Sounds like normal behaviour to me. You don't need to purge like steam.

The water is above boiling point inside the boiler and as it exits through the tap it's flash boiling and hence the drama - perfectly normal.

The reason it settles down after some drainage is because the boiler has been refilled with cold water and has not had chance to heat up - so water coming out the tap is not up to temp


----------



## lee1980

Thanks all will continue to use, as not very often used, I just wondered if it was normal, but makes sense as it is bloomin hot lol


----------



## espressotechno

Most machines have copper boilers, which give inferior quality hot water to s/steel boilers.

Commercial hot water boilers such as Instanta & Bravilor, used for teas, have s/steel reservoirs.

Drawing off lots of hot water from an espresso machine can result in quite a drop in steam pressure & a drop in boiler/HX temperature.

(If a catering outlet has a big demand for teas, we advise "forget about a 3 group, buy a 2 group + Instanta boiler".)


----------



## The Asgard

Mine does the same.

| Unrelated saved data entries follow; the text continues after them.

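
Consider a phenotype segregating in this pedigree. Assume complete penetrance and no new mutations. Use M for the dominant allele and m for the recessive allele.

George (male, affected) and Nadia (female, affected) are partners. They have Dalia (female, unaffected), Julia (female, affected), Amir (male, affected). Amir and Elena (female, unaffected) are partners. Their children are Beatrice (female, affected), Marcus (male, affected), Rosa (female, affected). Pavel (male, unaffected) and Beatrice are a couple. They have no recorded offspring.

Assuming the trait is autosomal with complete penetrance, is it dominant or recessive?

dominant

George and Nadia are both affected yet have an unaffected child Dalia. Under a recessive model two affected parents are homozygous and every child would be affected, so the trait cannot be recessive.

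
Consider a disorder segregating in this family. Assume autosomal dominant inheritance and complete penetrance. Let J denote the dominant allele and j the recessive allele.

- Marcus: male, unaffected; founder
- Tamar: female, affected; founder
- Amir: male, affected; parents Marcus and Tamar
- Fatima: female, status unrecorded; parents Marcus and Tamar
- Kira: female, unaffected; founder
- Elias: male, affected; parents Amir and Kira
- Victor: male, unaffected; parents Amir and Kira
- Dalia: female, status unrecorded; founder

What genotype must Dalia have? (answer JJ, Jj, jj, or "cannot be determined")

Dalia's phenotype is unrecorded, and no parent or child forces a single allele at both positions; consistent genotype assignments exist with Dalia as JJ or Jj or jj.

cannot be determined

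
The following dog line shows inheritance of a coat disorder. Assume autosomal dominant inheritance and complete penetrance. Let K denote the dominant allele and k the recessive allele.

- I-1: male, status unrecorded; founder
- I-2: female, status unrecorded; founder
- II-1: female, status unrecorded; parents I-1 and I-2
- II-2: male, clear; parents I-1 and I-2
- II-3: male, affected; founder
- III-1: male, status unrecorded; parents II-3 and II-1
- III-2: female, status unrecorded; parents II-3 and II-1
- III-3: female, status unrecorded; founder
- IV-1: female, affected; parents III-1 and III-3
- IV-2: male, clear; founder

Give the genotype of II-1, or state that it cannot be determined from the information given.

II-1's phenotype is unrecorded, and no parent or child forces a single allele at both positions; consistent genotype assignments exist with II-1 as KK or Kk or kk.

cannot be determined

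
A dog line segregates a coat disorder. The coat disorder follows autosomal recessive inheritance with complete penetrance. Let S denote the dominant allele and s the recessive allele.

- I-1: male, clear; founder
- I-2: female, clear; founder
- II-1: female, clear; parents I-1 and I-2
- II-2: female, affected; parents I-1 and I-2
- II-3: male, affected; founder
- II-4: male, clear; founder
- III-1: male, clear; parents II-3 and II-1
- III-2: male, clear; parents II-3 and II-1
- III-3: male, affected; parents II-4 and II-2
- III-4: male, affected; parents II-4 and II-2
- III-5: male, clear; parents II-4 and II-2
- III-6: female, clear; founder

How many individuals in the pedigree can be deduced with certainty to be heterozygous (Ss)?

Obligate heterozygotes: I-1 is clear so carries S and passed s to II-2 (ss), so I-1 is Ss; I-2 is clear so carries S and passed s to II-2 (ss), so I-2 is Ss; II-4 is clear so carries S and passed s to III-3 (ss), so II-4 is Ss; III-1 is clear so carries S and received s from II-3 (ss), so III-1 is Ss; III-2 is clear so carries S and received s from II-3 (ss), so III-2 is Ss; III-5 is clear so carries S and received s from II-2 (ss), so III-5 is Ss.
Every other individual is either homozygous by phenotype or has at least one consistent homozygous assignment, so the count is 6.

6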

I also use Ashbecks and like you draw water off for my Americano because it taste better than tap water out of the kettle. Also more convient.


----------



## lee1980

Yeah its what its for I thought, not of course drawing off jugs of hot water would be silly. I just try to ease it slowly and keep cup close to minimise the splash and splutter, and I found not using such a big cup is better for a stronger cup of Americano!


----------